If you thought ChatGPT and its counterparts were walking, talking versions of the truth, you might want to adjust your expectations. A new study released today on 1,000 real-world fact-check claims shows that five of the most advanced AI frontier models disagree on 67% of them. When you ask these digital brains to settle a claim, they don't just differ on nuance. They often land in completely different buckets of reality, from "True" to "False."
The researchers used a four-bucket system: True, Mostly True, Misleading, and False. To keep things clean, they used 1,000 recent user submissions from a platform called Lenz. These weren't curated textbook questions designed for a test; they were the messy, complicated, and often contentious claims that real people send in. The study found that on 34% of these cases, the models' verdicts were so far apart—like someone saying "True" while another says "False"—that it qualifies as a major substantive disagreement.
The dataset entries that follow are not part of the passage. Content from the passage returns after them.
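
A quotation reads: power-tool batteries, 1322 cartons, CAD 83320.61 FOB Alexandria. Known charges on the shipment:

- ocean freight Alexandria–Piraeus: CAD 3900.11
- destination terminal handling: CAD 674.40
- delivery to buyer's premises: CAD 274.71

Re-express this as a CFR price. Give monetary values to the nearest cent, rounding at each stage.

CFR price: CAD 87220.72

Not relevant to the conversion: destination terminal, delivery — on the buyer under both terms; not part of either seller's price.
From FOB to CFR, the seller additionally bears: freight.
CFR price = 83320.61 + 3900.11 = 87220.72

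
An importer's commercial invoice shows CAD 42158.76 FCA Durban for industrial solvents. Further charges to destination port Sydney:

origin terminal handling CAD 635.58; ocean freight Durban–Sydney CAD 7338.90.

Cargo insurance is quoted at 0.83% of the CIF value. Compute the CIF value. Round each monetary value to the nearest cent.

Let C be the CIF value. C = FCA price + pre-shipment costs + freight + 0.83% × C
C − 0.83% × C = 42158.76 + 635.58 + 7338.90
0.9917 × C = 50133.24
C = 50133.24 / 0.9917 = 50552.83
Insurance premium = 0.83% × 50552.83 = 419.59

CIF value: CAD 50552.83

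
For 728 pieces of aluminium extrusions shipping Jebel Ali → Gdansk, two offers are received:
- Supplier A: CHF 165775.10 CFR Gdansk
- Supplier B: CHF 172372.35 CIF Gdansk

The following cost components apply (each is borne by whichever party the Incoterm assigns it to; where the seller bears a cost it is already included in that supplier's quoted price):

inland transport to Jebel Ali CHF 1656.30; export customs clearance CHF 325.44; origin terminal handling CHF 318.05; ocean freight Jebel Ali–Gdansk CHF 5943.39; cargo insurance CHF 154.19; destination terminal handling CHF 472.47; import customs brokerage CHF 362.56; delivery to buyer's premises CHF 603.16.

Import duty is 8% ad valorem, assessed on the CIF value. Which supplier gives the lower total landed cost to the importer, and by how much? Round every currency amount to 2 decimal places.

Supplier A is cheaper by CHF 6958.51

Supplier A (CFR):
CIF value = CFR price + insurance = 165775.10 + 154.19 = 165929.29
Import duty = 165929.29 × 8% = 13274.34
Buyer bears (A): 154.19 + 472.47 + 362.56 + 603.16 = 1592.38
Landed cost (A) = invoice 165775.10 + 1592.38 + duty 13274.34 = 180641.82
Supplier B (CIF):
The CIF price already equals the CIF value: 172372.35
Import duty = 172372.35 × 8% = 13789.79
Buyer bears (B): 472.47 + 362.56 + 603.16 = 1438.19
Landed cost (B) = invoice 172372.35 + 1438.19 + duty 13789.79 = 187600.33
Difference = |180641.82 − 187600.33| = 6958.51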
It's tempting to think that if three out of five models say something is true, it must be the case. The researchers warn us against this trap. A majority verdict isn't the same as ground truth. In many instances, the dissenting model—the one disagreeing with the pack—might actually be the only one that got it right. The study emphasizes that the models aren't interchangeable judges, but rather distinct systems with their own biases and blind spots.
The panel consisted of three parametric models—GPT-5.4, Claude Opus 4.7, and Gemini 3 Pro—alongside two retrieval-augmented versions, Gemini 3 Pro + Search and Sonar Pro. These were chosen to cover how different AI systems function in the wild. The researchers took a strict approach by forcing each model to pick a label without any option to abstain. This prevents the models from simply "chickening out" of hard questions.
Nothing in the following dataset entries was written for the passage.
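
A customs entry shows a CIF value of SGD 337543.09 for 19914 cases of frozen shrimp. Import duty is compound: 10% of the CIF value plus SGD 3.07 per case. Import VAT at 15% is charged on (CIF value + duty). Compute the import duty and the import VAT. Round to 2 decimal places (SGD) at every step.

Ad valorem component: 337543.09 × 10% = 33754.31
Specific component: 19914 × 3.07 = 61135.98
Import duty = 33754.31 + 61135.98 = 94890.29
VAT base = CIF + duty = 337543.09 + 94890.29 = 432433.38
Import VAT = 432433.38 × 15% = 64865.01

Import duty: SGD 94890.29; import VAT: SGD 64865.01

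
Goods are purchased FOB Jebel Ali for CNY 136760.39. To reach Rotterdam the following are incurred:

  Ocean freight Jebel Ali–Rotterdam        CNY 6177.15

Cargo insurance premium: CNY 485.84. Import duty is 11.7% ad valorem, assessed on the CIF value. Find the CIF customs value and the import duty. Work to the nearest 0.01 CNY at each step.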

"A majority of frontier models is not ground truth. The majority verdict is sometimes wrong; an individual dissenting model is sometimes right."
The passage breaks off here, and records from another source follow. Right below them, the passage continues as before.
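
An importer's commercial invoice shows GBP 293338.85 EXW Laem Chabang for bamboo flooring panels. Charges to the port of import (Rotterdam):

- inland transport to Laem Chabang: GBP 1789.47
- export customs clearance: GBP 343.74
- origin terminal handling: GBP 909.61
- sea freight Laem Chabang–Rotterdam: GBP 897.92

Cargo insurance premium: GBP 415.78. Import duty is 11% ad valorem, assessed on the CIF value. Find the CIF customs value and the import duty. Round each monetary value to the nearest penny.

CIF = EXW price + pre-shipment costs + freight + insurance
CIF = 293338.85 + 1789.47 + 343.74 + 909.61 + 897.92 + 415.78 = 297695.37
Import duty = 297695.37 × 11% = 32746.49

CIF value: GBP 297695.37; import duty: GBP 32746.49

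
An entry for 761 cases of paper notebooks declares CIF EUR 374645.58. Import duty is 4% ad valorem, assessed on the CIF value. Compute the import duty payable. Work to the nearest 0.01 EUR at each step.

Import duty = 374645.58 × 4% = 14985.82

Import duty: EUR 14985.82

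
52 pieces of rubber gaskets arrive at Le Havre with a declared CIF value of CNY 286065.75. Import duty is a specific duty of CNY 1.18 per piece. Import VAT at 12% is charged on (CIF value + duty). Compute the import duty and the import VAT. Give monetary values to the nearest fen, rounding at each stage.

Import duty = 52 × 1.18 = 61.36
VAT base = CIF + duty = 286065.75 + 61.36 = 286127.11
Import VAT = 286127.11 × 12% = 34335.25

Import duty: CNY 61.36; import VAT: CNY 34335.25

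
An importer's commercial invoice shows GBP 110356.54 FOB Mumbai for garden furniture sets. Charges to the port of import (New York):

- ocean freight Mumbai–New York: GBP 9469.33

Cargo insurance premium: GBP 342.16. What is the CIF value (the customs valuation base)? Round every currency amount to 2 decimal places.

CIF value: GBP 120168.03

CIF = FOB price + freight + insurance
CIF = 110356.54 + 9469.33 + 342.16 = 120168.03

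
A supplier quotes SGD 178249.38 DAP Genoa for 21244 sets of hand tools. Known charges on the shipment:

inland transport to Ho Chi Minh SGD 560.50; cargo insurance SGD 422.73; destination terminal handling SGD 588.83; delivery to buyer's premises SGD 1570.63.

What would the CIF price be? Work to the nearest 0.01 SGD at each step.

CIF price: SGD 176089.92

Not relevant to the conversion: insurance, inland to port — on the seller under both DAP and CIF; already in the DAP price and stays in the CIF price.
From DAP to CIF, the seller no longer bears: destination terminal, delivery.
CIF price = 178249.38 − 588.83 − 1570.63 = 176089.92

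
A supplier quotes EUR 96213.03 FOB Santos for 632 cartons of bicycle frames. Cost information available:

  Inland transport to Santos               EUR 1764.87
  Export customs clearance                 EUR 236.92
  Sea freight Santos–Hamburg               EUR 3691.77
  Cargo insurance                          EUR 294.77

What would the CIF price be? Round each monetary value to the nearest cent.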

When the AI panel does agree, they usually converge on the extremes, like "True" or "False." However, when they land on the middle ground of "Mostly True" or "Misleading," they almost never reach unanimity. This suggests that the gray areas of reality remain a massive challenge for even the smartest algorithms. Researchers noted that while some models prefer to stick to the poles of the truth, others are more willing to wander into the middle. This reflects different "decision priors" built into their design.
Many studies use public benchmarks like MMLU-Pro or TruthfulQA, but those questions have been around for so long that AI models have likely already "seen" them during their training. By using recent user submissions from the platform Lenz, the researchers created a snapshot of claims that haven't been memorized or canonized. This ensures that the disagreement they measured is about the models' ability to analyze information rather than their ability to recite pre-trained answers.
The study released this week is just the first part of a larger project. Researchers are currently working on a follow-up that will use human-labeled verification for these same 1,000 claims. Once those human ground-truth labels are available, they'll be able to map out exactly where the machines deviate from human logic. The data is available as a frozen, permanent archive for anyone who wants to see the messy, divided reality of AI "intelligence" for themselves. The next phase will provide definitive human verification for the claims.